MOSCOW, January 20. /TASS/. Freight traffic along the Northern Sea Route (NSR) in the eastward direction increased by 69% in 2024, transit along the route grew by 44%, Alexey Chekunkov, Minister for the Development of the Russian Far East, reported.
"For those involved, the Northern Sea Route has two very different dimensions - the western route, a comfortable one, roughly speaking, and the eastern one - in the ice. <…>. Freight traffic along this difficult part of the NSR increased by 69% in 2024, while transit grew by 44%. We are conquering the ice," he wrote on his Telegram channel.

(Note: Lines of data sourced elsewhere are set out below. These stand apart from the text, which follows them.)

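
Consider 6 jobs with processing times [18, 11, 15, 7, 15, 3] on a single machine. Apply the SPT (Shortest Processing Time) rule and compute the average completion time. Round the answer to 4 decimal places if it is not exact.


Sort jobs by processing time (SPT order): [3, 7, 11, 15, 15, 18]
Compute completion times sequentially:
  Job 1: processing = 3, completes at 3
  Job 2: processing = 7, completes at 10
  Job 3: processing = 11, completes at 21
  Job 4: processing = 15, completes at 36
  Job 5: processing = 15, completes at 51
  Job 6: processing = 18, completes at 69
Sum of completion times = 190
Average completion time = 190/6 = 31.6667

31.6667


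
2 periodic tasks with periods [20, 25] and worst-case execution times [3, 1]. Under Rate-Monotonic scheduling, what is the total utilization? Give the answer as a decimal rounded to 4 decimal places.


Compute individual utilizations (exact fractions):
  Task 1: C/T = 3/20 (approx. 0.15)
  Task 2: C/T = 1/25 (approx. 0.04)
Total utilization U = 3/20 + 1/25 = 19/100
Rounded to 4 decimal places: U = 0.1900
RM (Liu & Layland) bound for 2 tasks = 0.828427; compare with U = 19/100 (approx. 0.190000)
U <= bound, so schedulable by RM sufficient condition.

0.1900


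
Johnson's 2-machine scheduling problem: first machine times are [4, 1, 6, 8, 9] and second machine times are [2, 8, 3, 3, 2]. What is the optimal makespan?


Apply Johnson's rule:
  Group 1 (a <= b): [(2, 1, 8)]
  Group 2 (a > b): [(3, 6, 3), (4, 8, 3), (1, 4, 2), (5, 9, 2)]
Optimal job order: [2, 3, 4, 1, 5]
Schedule:
  Job 2: M1 done at 1, M2 done at 9
  Job 3: M1 done at 7, M2 done at 12
  Job 4: M1 done at 15, M2 done at 18
  Job 1: M1 done at 19, M2 done at 21
  Job 5: M1 done at 28, M2 done at 30
Makespan = 30

30


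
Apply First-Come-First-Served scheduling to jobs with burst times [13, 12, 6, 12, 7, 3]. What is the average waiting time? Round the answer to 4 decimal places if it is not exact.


FCFS order (as given): [13, 12, 6, 12, 7, 3]
Waiting times:
  Job 1: wait = 0
  Job 2: wait = 13
  Job 3: wait = 25
  Job 4: wait = 31
  Job 5: wait = 43
  Job 6: wait = 50
Sum of waiting times = 162
Average waiting time = 162/6 = 27.0

27.0


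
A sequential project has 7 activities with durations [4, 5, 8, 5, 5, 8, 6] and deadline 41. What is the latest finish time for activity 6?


LF(activity 6) = deadline - sum of successor durations
Successors: activities 7 through 7 with durations [6]
Sum of successor durations = 6
LF = 41 - 6 = 35

35


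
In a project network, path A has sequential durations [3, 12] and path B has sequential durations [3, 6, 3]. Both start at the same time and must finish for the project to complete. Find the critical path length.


Path A total = 3 + 12 = 15
Path B total = 3 + 6 + 3 = 12
Critical path = longest path = max(15, 12) = 15

15


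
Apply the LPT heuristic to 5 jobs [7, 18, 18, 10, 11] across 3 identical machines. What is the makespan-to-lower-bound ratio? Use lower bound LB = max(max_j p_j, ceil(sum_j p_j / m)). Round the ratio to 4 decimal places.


LPT order: [18, 18, 11, 10, 7]
Machine loads after assignment: [25, 18, 21]
LPT makespan = 25
Lower bound = max(max_job, ceil(total/3)) = max(18, 22) = 22
Ratio = 25 / 22 = 1.1364

1.1364


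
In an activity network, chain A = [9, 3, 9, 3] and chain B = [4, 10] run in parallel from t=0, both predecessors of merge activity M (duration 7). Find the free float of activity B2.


ES(B2) = sum of predecessors on chain B = 4
EF(B2) = ES + duration = 4 + 10 = 14
Successor of B2 is M. ES(M) = max(sum(A), sum(B)) = max(24, 14) = 24
Free float = ES(successor) - EF(current) = 24 - 14 = 10

10


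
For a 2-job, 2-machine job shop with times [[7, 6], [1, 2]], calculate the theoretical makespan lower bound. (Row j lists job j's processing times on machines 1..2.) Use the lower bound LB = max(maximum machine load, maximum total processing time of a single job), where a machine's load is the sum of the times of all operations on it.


Machine loads:
  Machine 1: 7 + 1 = 8
  Machine 2: 6 + 2 = 8
Max machine load = 8
Job totals:
  Job 1: 13
  Job 2: 3
Max job total = 13
Lower bound = max(8, 13) = 13

13


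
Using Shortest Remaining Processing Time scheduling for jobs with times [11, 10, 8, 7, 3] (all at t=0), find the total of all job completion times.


Since all jobs arrive at t=0, SRPT equals SPT ordering.
SPT order: [3, 7, 8, 10, 11]
Completion times:
  Job 1: p=3, C=3
  Job 2: p=7, C=10
  Job 3: p=8, C=18
  Job 4: p=10, C=28
  Job 5: p=11, C=39
Total completion time = 3 + 10 + 18 + 28 + 39 = 98

98


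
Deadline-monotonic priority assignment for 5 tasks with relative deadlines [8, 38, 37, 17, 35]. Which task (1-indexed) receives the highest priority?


Sort tasks by relative deadline (ascending):
  Task 1: deadline = 8
  Task 4: deadline = 17
  Task 5: deadline = 35
  Task 3: deadline = 37
  Task 2: deadline = 38
Priority order (highest first): [1, 4, 5, 3, 2]
Highest priority task = 1

1


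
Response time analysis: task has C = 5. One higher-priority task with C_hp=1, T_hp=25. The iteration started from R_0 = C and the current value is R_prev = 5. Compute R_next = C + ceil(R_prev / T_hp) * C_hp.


R_next = C + ceil(R_prev / T_hp) * C_hp
ceil(5 / 25) = ceil(0.2) = 1
Interference = 1 * 1 = 1
R_next = 5 + 1 = 6

6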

According to Vladimir Panov, special representative of the Rosatom state nuclear corporation for the development of the Arctic region, the freight traffic along the NSR in 2024 amounted to 37.9 million tons, exceeding the previous record result by more than 1.6 million tons. In 2024, a record number of transit voyages was (92). A record was set for transit cargo - more than 3 million tons, which is almost one and a half times more than in 2023.
Earlier, Panov reported that the freight traffic along the Northern Sea Route (NSR) by the end of the year will amount to 37.6 million tons of cargo, which will be a record.
Northern Sea Route
The Northern Sea Route is a shipping route in the Russian Arctic that runs along Russia's northern shores in seas of the Arctic Ocean (the Barents, Kara, Laptev, East Siberian, Chukchi and Bering Seas). It connects the Russian Federation's European and Far Eastern ports as well as the mouths of navigable Siberian rivers into a single transport system. NSR's length from the Kara Gate Strait to the Providence Bay is 5,600 km. More than 50 ports are on the route. NSR is almost twice shorter than other sea routes from Europe to the Far East.
In 1991, the Northern Sea Route was opened to international shipping. In 2013, a federal law fixed the NSR borders. In 2018, the Rosatom State Corporation received the authority to develop the Northern Sea Route.